鄭遠咬著牙,眼睛裡面噴著火,「謝執,我要去公安局告你,讓你把牢底坐穿!」
謝執漫不經心,「去!不去是孫子!」
「你們幹什麼??」郝老師聽到他們的交談,額角青筋亂蹦,衝上來就把兩人給在拽開了,他唬著臉,「在學校裡面打架,可真真是長本事了啊!」
鄭遠是個好學生,老師看到他只有誇獎鼓勵他的份,頭一次,被老師當著眾人的面批評,他恨不得趙個地縫鑽進去,但是瞧著謝執那模樣的時候,他就一肚子火氣,率先告狀起來,「郝老師!是謝執先動的手,在場的所有學生都可以幫我作證!」
郝老師面色稍緩,他看向謝執,「你怎麼說?」
謝執收起到了漫不經心,「我從來不會無緣無故揍人,這是我的原則,更不會為了一個小人破壞自己的原則!」
謝執說這話的時候,昂首挺胸,清雋俊逸的眉眼仿佛有流光溢彩閃過,這是他的驕傲。
郝老師一怔,下意識的就相信了謝執的話,他板著臉問,「學校內部不允許打架鬥毆,你為什麼要在學校裡面揍人??」
謝執一臉嚴肅,「這是被逼急了,要不是鄭遠考試的時候,使用下三濫的手段,在考場上把寫有答案的紙條扔在了我妹妹的桌椅下面,並且當場陷害舉報。若不是你欺負我妹妹,我也不至於背後找他。

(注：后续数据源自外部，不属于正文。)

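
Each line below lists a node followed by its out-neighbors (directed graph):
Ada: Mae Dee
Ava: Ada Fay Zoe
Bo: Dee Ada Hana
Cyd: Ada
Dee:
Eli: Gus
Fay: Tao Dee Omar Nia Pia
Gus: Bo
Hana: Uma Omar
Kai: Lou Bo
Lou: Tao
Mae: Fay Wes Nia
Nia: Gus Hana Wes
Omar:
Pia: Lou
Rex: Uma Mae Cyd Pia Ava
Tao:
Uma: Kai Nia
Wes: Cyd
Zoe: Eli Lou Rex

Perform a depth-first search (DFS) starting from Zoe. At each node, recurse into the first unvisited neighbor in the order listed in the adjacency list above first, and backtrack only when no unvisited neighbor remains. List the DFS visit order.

Zoe, Eli, Gus, Bo, Dee, Ada, Mae, Fay, Tao, Omar, Nia, Hana, Uma, Kai, Lou, Wes, Cyd, Pia, Rex, Ava

Visit Zoe
Zoe → Eli
Eli → Gus
Gus → Bo
Bo → Dee
Bo → Ada
Ada → Mae
Mae → Fay
Fay → Tao
Fay → Omar
Fay → Nia
Nia → Hana
Hana → Uma
Uma → Kai
Kai → Lou
Nia → Wes
Wes → Cyd
Fay → Pia
Zoe → Rex
Rex → Ava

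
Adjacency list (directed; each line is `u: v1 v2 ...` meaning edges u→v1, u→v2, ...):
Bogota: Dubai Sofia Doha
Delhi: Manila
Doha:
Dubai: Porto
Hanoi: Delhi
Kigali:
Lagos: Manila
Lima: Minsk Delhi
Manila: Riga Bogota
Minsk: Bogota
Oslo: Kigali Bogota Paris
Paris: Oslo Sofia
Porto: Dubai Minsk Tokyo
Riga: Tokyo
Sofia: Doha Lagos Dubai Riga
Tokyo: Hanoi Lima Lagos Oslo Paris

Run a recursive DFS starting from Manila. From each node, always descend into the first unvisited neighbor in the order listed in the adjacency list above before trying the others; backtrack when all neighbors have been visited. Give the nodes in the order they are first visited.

Manila -> Riga -> Tokyo -> Hanoi -> Delhi -> Lima -> Minsk -> Bogota -> Dubai -> Porto -> Sofia -> Doha -> Lagos -> Oslo -> Kigali -> Paris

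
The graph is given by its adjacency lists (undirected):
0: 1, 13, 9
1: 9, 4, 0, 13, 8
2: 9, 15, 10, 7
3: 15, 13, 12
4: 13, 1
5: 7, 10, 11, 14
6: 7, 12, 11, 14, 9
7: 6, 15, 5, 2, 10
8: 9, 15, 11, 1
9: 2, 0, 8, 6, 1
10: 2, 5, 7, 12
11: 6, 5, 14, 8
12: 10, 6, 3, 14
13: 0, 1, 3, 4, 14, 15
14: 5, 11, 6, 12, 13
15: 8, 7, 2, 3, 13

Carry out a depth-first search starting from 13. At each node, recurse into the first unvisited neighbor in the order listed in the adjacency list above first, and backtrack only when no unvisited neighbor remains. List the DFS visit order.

Visit 13
13 → 0
0 → 1
1 → 9
9 → 2
2 → 15
15 → 8
8 → 11
11 → 6
6 → 7
7 → 5
5 → 10
10 → 12
12 → 3
12 → 14
1 → 4

13, 0, 1, 9, 2, 15, 8, 11, 6, 7, 5, 10, 12, 3, 14, 4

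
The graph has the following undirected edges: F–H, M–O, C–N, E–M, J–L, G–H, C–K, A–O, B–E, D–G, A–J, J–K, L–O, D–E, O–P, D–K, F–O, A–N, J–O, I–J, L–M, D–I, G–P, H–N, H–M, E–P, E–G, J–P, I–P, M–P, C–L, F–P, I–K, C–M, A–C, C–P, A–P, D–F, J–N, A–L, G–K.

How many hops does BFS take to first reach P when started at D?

2

Level 0: D
Level 1: E, F, G, I, K
Level 2: B, C, H, J, M, O, P
Level 3: A, L, N
P first appears at level 2.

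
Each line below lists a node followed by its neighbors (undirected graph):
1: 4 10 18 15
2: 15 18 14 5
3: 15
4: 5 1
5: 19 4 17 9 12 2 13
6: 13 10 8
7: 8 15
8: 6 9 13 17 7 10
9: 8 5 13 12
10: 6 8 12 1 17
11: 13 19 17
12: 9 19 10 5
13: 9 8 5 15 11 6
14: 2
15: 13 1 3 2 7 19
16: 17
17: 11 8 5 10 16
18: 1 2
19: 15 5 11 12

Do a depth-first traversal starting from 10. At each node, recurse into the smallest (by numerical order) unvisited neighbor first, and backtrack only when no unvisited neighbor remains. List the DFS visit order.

10, 1, 4, 5, 2, 14, 15, 3, 7, 8, 6, 13, 9, 12, 19, 11, 17, 16, 18

Visit 10
10 → 1
1 → 4
4 → 5
5 → 2
2 → 14
2 → 15
15 → 3
15 → 7
7 → 8
8 → 6
6 → 13
13 → 9
9 → 12
12 → 19
19 → 11
11 → 17
17 → 16
2 → 18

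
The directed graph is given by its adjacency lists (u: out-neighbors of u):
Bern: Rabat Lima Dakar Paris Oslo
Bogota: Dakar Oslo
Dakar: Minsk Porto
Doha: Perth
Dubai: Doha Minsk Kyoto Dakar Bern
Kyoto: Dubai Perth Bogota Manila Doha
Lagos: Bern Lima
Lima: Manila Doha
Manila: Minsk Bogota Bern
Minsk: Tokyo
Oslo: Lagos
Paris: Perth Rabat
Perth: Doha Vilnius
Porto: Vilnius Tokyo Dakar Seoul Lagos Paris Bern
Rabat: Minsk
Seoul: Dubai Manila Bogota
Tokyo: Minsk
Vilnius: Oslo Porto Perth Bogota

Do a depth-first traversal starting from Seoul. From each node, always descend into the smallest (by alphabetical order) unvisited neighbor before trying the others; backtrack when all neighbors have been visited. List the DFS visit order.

Visit Seoul
Seoul → Bogota
Bogota → Dakar
Dakar → Minsk
Minsk → Tokyo
Dakar → Porto
Porto → Bern
Bern → Lima
Lima → Doha
Doha → Perth
Perth → Vilnius
Vilnius → Oslo
Oslo → Lagos
Lima → Manila
Bern → Paris
Paris → Rabat
Seoul → Dubai
Dubai → Kyoto

Seoul, Bogota, Dakar, Minsk, Tokyo, Porto, Bern, Lima, Doha, Perth, Vilnius, Oslo, Lagos, Manila, Paris, Rabat, Dubai, Kyoto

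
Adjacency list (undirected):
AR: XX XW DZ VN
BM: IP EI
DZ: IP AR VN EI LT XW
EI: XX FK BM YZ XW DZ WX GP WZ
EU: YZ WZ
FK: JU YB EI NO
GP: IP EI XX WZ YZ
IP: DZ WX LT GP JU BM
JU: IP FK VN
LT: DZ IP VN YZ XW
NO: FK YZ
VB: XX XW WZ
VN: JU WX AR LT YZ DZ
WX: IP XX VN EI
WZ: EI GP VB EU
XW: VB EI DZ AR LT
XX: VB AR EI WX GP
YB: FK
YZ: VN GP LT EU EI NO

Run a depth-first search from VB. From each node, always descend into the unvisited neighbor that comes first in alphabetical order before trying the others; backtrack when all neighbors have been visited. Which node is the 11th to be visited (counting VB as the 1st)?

NO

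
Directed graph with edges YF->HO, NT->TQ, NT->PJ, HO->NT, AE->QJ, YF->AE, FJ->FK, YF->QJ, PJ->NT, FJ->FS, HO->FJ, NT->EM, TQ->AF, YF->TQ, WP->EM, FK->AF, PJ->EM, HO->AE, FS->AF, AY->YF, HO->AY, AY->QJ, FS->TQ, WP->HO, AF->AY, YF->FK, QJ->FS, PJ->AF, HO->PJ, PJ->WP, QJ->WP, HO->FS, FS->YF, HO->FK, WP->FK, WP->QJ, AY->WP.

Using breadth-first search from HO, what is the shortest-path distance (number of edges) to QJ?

2

Level 0: HO
Level 1: AE, AY, FJ, FK, FS, NT, PJ
Level 2: AF, EM, QJ, TQ, WP, YF
QJ first appears at level 2.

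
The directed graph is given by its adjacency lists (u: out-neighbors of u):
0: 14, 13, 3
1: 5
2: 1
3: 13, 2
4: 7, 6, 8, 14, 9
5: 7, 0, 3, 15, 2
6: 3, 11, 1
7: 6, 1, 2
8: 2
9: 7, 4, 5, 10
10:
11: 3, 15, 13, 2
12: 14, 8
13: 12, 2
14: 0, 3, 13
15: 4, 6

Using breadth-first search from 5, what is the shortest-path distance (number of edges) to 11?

3

Level 0: 5
Level 1: 0, 2, 3, 7, 15
Level 2: 1, 4, 6, 13, 14
Level 3: 8, 9, 11, 12
Level 4: 10
11 first appears at level 3.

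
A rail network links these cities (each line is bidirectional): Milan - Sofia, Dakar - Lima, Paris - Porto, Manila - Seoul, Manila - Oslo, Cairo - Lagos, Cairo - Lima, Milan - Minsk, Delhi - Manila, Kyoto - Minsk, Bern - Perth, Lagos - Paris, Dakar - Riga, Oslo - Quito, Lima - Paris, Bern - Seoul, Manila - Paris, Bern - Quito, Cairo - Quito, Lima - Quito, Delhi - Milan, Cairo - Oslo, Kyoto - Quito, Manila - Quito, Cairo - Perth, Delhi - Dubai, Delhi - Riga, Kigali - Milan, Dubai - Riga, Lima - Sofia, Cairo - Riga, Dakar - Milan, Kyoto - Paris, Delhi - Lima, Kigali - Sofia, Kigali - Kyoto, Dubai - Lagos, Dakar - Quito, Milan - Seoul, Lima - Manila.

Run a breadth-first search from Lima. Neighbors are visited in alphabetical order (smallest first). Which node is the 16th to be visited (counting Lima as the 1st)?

Kyoto

Visit Lima; enqueue Cairo, Dakar, Delhi, Manila, Paris, Quito, Sofia → queue [Cairo, Dakar, Delhi, Manila, Paris, Quito, Sofia]
Visit Cairo; enqueue Lagos, Oslo, Perth, Riga → queue [Dakar, Delhi, Manila, Paris, Quito, Sofia, Lagos, Oslo, Perth, Riga]
Visit Dakar; enqueue Milan → queue [Delhi, Manila, Paris, Quito, Sofia, Lagos, Oslo, Perth, Riga, Milan]
Visit Delhi; enqueue Dubai → queue [Manila, Paris, Quito, Sofia, Lagos, Oslo, Perth, Riga, Milan, Dubai]
Visit Manila; enqueue Seoul → queue [Paris, Quito, Sofia, Lagos, Oslo, Perth, Riga, Milan, Dubai, Seoul]
Visit Paris; enqueue Kyoto, Porto → queue [Quito, Sofia, Lagos, Oslo, Perth, Riga, Milan, Dubai, Seoul, Kyoto, Porto]
Visit Quito; enqueue Bern → queue [Sofia, Lagos, Oslo, Perth, Riga, Milan, Dubai, Seoul, Kyoto, Porto, Bern]
Visit Sofia; enqueue Kigali → queue [Lagos, Oslo, Perth, Riga, Milan, Dubai, Seoul, Kyoto, Porto, Bern, Kigali]
Visit Lagos → queue [Oslo, Perth, Riga, Milan, Dubai, Seoul, Kyoto, Porto, Bern, Kigali]
Visit Oslo → queue [Perth, Riga, Milan, Dubai, Seoul, Kyoto, Porto, Bern, Kigali]
Visit Perth → queue [Riga, Milan, Dubai, Seoul, Kyoto, Porto, Bern, Kigali]
Visit Riga → queue [Milan, Dubai, Seoul, Kyoto, Porto, Bern, Kigali]
Visit Milan; enqueue Minsk → queue [Dubai, Seoul, Kyoto, Porto, Bern, Kigali, Minsk]
Visit Dubai → queue [Seoul, Kyoto, Porto, Bern, Kigali, Minsk]
Visit Seoul → queue [Kyoto, Porto, Bern, Kigali, Minsk]
Visit Kyoto → queue [Porto, Bern, Kigali, Minsk]
Visit Porto → queue [Bern, Kigali, Minsk]
Visit Bern → queue [Kigali, Minsk]
Visit Kigali → queue [Minsk]
Visit Minsk → queue []

Visit order: Lima, Cairo, Dakar, Delhi, Manila, Paris, Quito, Sofia, Lagos, Oslo, Perth, Riga, Milan, Dubai, Seoul, Kyoto, Porto, Bern, Kigali, Minsk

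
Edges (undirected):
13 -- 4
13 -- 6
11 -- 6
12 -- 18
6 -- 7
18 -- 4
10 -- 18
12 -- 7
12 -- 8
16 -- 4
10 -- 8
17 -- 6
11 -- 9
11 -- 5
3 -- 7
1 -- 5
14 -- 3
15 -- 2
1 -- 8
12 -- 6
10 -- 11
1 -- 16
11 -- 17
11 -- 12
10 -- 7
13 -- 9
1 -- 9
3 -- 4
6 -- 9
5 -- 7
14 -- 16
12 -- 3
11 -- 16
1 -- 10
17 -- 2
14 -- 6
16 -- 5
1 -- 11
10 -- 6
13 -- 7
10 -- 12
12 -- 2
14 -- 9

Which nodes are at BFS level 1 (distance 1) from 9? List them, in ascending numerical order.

1, 6, 11, 13, 14

Level 0: 9
Level 1: 1, 6, 11, 13, 14
Level 2: 3, 4, 5, 7, 8, 10, 12, 16, 17
Level 3: 2, 18
Level 4: 15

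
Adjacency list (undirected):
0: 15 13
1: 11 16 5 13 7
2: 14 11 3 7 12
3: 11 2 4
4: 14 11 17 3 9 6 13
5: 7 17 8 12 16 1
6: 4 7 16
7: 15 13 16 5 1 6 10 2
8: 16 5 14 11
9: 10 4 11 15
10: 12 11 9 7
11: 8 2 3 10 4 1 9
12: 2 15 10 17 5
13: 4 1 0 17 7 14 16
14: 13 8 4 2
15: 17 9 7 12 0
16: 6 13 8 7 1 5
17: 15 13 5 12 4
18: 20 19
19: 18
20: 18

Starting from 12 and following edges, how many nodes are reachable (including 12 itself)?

18

BFS from 12 visits: 12, 2, 5, 10, 15, 17, 3, 7, 11, 14, 1, 8, 16, 9, 0, 4, 13, 6
Reachable nodes: 18 of 21 total.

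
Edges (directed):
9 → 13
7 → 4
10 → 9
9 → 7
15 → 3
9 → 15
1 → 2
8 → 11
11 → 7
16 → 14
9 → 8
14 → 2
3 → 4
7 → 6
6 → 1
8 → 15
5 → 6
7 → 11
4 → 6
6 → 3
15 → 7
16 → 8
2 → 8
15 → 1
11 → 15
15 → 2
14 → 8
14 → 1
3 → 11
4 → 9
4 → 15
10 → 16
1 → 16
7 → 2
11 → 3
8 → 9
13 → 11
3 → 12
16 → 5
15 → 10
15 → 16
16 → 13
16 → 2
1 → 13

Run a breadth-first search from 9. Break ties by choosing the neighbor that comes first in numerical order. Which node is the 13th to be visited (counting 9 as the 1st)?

Visit 9; enqueue 7, 8, 13, 15 → queue [7, 8, 13, 15]
Visit 7; enqueue 2, 4, 6, 11 → queue [8, 13, 15, 2, 4, 6, 11]
Visit 8 → queue [13, 15, 2, 4, 6, 11]
Visit 13 → queue [15, 2, 4, 6, 11]
Visit 15; enqueue 1, 3, 10, 16 → queue [2, 4, 6, 11, 1, 3, 10, 16]
Visit 2 → queue [4, 6, 11, 1, 3, 10, 16]
Visit 4 → queue [6, 11, 1, 3, 10, 16]
Visit 6 → queue [11, 1, 3, 10, 16]
Visit 11 → queue [1, 3, 10, 16]
Visit 1 → queue [3, 10, 16]
Visit 3; enqueue 12 → queue [10, 16, 12]
Visit 10 → queue [16, 12]
Visit 16; enqueue 5, 14 → queue [12, 5, 14]
Visit 12 → queue [5, 14]
Visit 5 → queue [14]
Visit 14 → queue []

Visit order: 9, 7, 8, 13, 15, 2, 4, 6, 11, 1, 3, 10, 16, 12, 5, 14

16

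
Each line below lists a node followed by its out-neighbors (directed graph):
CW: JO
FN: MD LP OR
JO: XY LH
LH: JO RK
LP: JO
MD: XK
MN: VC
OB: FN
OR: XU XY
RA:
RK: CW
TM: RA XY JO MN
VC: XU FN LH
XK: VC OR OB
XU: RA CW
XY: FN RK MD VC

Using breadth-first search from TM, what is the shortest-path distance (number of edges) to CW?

3

Level 0: TM
Level 1: JO, MN, RA, XY
Level 2: FN, LH, MD, RK, VC
Level 3: CW, LP, OR, XK, XU
Level 4: OB
CW first appears at level 3.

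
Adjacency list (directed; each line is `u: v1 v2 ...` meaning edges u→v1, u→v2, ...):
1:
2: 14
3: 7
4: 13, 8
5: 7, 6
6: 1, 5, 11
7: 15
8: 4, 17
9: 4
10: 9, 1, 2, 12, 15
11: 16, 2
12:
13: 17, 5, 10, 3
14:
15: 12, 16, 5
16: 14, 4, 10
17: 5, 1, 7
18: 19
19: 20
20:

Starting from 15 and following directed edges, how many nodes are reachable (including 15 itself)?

17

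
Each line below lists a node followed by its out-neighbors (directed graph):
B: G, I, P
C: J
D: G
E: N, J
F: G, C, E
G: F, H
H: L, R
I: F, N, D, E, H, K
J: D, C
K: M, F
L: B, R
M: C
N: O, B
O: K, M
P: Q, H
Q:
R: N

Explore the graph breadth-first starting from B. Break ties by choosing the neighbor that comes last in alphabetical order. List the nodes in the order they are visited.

Visit B; enqueue P, I, G → queue [P, I, G]
Visit P; enqueue Q, H → queue [I, G, Q, H]
Visit I; enqueue N, K, F, E, D → queue [G, Q, H, N, K, F, E, D]
Visit G → queue [Q, H, N, K, F, E, D]
Visit Q → queue [H, N, K, F, E, D]
Visit H; enqueue R, L → queue [N, K, F, E, D, R, L]
Visit N; enqueue O → queue [K, F, E, D, R, L, O]
Visit K; enqueue M → queue [F, E, D, R, L, O, M]
Visit F; enqueue C → queue [E, D, R, L, O, M, C]
Visit E; enqueue J → queue [D, R, L, O, M, C, J]
Visit D → queue [R, L, O, M, C, J]
Visit R → queue [L, O, M, C, J]
Visit L → queue [O, M, C, J]
Visit O → queue [M, C, J]
Visit M → queue [C, J]
Visit C → queue [J]
Visit J → queue []

B → P → I → G → Q → H → N → K → F → E → D → R → L → O → M → C → J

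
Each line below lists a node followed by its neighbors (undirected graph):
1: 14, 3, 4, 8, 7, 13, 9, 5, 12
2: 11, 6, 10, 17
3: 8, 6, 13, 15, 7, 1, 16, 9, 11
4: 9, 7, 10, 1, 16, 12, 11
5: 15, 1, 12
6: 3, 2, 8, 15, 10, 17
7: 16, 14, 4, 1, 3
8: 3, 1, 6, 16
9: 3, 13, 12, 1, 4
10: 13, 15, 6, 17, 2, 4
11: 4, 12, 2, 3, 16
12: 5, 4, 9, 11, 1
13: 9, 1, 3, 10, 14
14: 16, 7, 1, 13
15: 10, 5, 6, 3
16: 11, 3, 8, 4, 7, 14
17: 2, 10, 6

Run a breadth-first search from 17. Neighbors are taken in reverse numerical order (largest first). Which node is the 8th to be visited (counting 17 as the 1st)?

8

Visit 17; enqueue 10, 6, 2 → queue [10, 6, 2]
Visit 10; enqueue 15, 13, 4 → queue [6, 2, 15, 13, 4]
Visit 6; enqueue 8, 3 → queue [2, 15, 13, 4, 8, 3]
Visit 2; enqueue 11 → queue [15, 13, 4, 8, 3, 11]
Visit 15; enqueue 5 → queue [13, 4, 8, 3, 11, 5]
Visit 13; enqueue 14, 9, 1 → queue [4, 8, 3, 11, 5, 14, 9, 1]
Visit 4; enqueue 16, 12, 7 → queue [8, 3, 11, 5, 14, 9, 1, 16, 12, 7]
Visit 8 → queue [3, 11, 5, 14, 9, 1, 16, 12, 7]
Visit 3 → queue [11, 5, 14, 9, 1, 16, 12, 7]
Visit 11 → queue [5, 14, 9, 1, 16, 12, 7]
Visit 5 → queue [14, 9, 1, 16, 12, 7]
Visit 14 → queue [9, 1, 16, 12, 7]
Visit 9 → queue [1, 16, 12, 7]
Visit 1 → queue [16, 12, 7]
Visit 16 → queue [12, 7]
Visit 12 → queue [7]
Visit 7 → queue []

Visit order: 17, 10, 6, 2, 15, 13, 4, 8, 3, 11, 5, 14, 9, 1, 16, 12, 7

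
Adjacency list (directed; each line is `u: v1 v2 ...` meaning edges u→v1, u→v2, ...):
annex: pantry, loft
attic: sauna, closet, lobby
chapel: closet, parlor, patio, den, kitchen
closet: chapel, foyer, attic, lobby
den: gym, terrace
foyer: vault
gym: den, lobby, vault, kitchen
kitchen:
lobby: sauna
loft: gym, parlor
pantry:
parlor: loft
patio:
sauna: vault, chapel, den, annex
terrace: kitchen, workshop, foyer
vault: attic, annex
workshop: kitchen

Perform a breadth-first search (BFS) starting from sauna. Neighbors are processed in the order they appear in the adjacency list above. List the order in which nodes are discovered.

Visit sauna; enqueue vault, chapel, den, annex → queue [vault, chapel, den, annex]
Visit vault; enqueue attic → queue [chapel, den, annex, attic]
Visit chapel; enqueue closet, parlor, patio, kitchen → queue [den, annex, attic, closet, parlor, patio, kitchen]
Visit den; enqueue gym, terrace → queue [annex, attic, closet, parlor, patio, kitchen, gym, terrace]
Visit annex; enqueue pantry, loft → queue [attic, closet, parlor, patio, kitchen, gym, terrace, pantry, loft]
Visit attic; enqueue lobby → queue [closet, parlor, patio, kitchen, gym, terrace, pantry, loft, lobby]
Visit closet; enqueue foyer → queue [parlor, patio, kitchen, gym, terrace, pantry, loft, lobby, foyer]
Visit parlor → queue [patio, kitchen, gym, terrace, pantry, loft, lobby, foyer]
Visit patio → queue [kitchen, gym, terrace, pantry, loft, lobby, foyer]
Visit kitchen → queue [gym, terrace, pantry, loft, lobby, foyer]
Visit gym → queue [terrace, pantry, loft, lobby, foyer]
Visit terrace; enqueue workshop → queue [pantry, loft, lobby, foyer, workshop]
Visit pantry → queue [loft, lobby, foyer, workshop]
Visit loft → queue [lobby, foyer, workshop]
Visit lobby → queue [foyer, workshop]
Visit foyer → queue [workshop]
Visit workshop → queue []

sauna, vault, chapel, den, annex, attic, closet, parlor, patio, kitchen, gym, terrace, pantry, loft, lobby, foyer, workshop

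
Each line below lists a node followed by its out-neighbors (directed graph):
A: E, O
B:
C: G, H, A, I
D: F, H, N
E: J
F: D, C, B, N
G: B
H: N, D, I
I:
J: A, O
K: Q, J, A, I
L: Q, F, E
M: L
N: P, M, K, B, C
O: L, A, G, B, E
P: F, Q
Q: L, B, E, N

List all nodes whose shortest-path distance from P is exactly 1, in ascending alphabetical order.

F, Q

Level 0: P
Level 1: F, Q
Level 2: B, C, D, E, L, N
Level 3: A, G, H, I, J, K, M
Level 4: O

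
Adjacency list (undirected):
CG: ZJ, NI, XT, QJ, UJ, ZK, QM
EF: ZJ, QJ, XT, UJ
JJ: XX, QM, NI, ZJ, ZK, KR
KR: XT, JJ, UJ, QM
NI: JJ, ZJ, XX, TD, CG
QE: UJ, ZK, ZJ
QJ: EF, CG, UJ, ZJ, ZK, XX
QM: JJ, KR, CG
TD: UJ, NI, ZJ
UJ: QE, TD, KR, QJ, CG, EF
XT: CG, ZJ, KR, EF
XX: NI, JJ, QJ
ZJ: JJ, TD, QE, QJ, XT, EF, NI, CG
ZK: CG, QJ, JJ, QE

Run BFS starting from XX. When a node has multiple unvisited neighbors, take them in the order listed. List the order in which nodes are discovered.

Visit XX; enqueue NI, JJ, QJ → queue [NI, JJ, QJ]
Visit NI; enqueue ZJ, TD, CG → queue [JJ, QJ, ZJ, TD, CG]
Visit JJ; enqueue QM, ZK, KR → queue [QJ, ZJ, TD, CG, QM, ZK, KR]
Visit QJ; enqueue EF, UJ → queue [ZJ, TD, CG, QM, ZK, KR, EF, UJ]
Visit ZJ; enqueue QE, XT → queue [TD, CG, QM, ZK, KR, EF, UJ, QE, XT]
Visit TD → queue [CG, QM, ZK, KR, EF, UJ, QE, XT]
Visit CG → queue [QM, ZK, KR, EF, UJ, QE, XT]
Visit QM → queue [ZK, KR, EF, UJ, QE, XT]
Visit ZK → queue [KR, EF, UJ, QE, XT]
Visit KR → queue [EF, UJ, QE, XT]
Visit EF → queue [UJ, QE, XT]
Visit UJ → queue [QE, XT]
Visit QE → queue [XT]
Visit XT → queue []

XX -> NI -> JJ -> QJ -> ZJ -> TD -> CG -> QM -> ZK -> KR -> EF -> UJ -> QE -> XT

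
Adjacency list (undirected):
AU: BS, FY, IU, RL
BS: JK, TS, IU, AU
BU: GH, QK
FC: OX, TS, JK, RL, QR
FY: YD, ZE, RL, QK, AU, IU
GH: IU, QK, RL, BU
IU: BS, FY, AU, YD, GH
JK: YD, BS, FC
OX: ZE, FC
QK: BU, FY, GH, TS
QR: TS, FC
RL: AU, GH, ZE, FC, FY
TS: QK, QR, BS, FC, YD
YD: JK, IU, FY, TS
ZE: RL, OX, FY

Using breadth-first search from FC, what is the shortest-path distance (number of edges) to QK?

2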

至於老師您說的鬥毆我卻是不認的,鬥毆是指雙方人互相打架,而我和鄭遠不過是私底下切磋而已,他並未同我打,而且我也沒揍他,不信,您可以翻開衣服,看看他身上是否有傷口!」
鄭遠有些心虛,「我沒有用下三濫的手段,而你揍我了,大家都看見了!」
謝執冷笑,「我妹妹現在去了外面,你一張嘴,自然是隨便說,但是到底有沒有使用下三濫的法子,你自己清楚!」頓了頓,「既然大家都願意給你作證,你就把衣服脫了,讓大家檢查下,看看我到底有沒有揍你!」
在場的還有女生,當著眾人脫衣服,不太可能。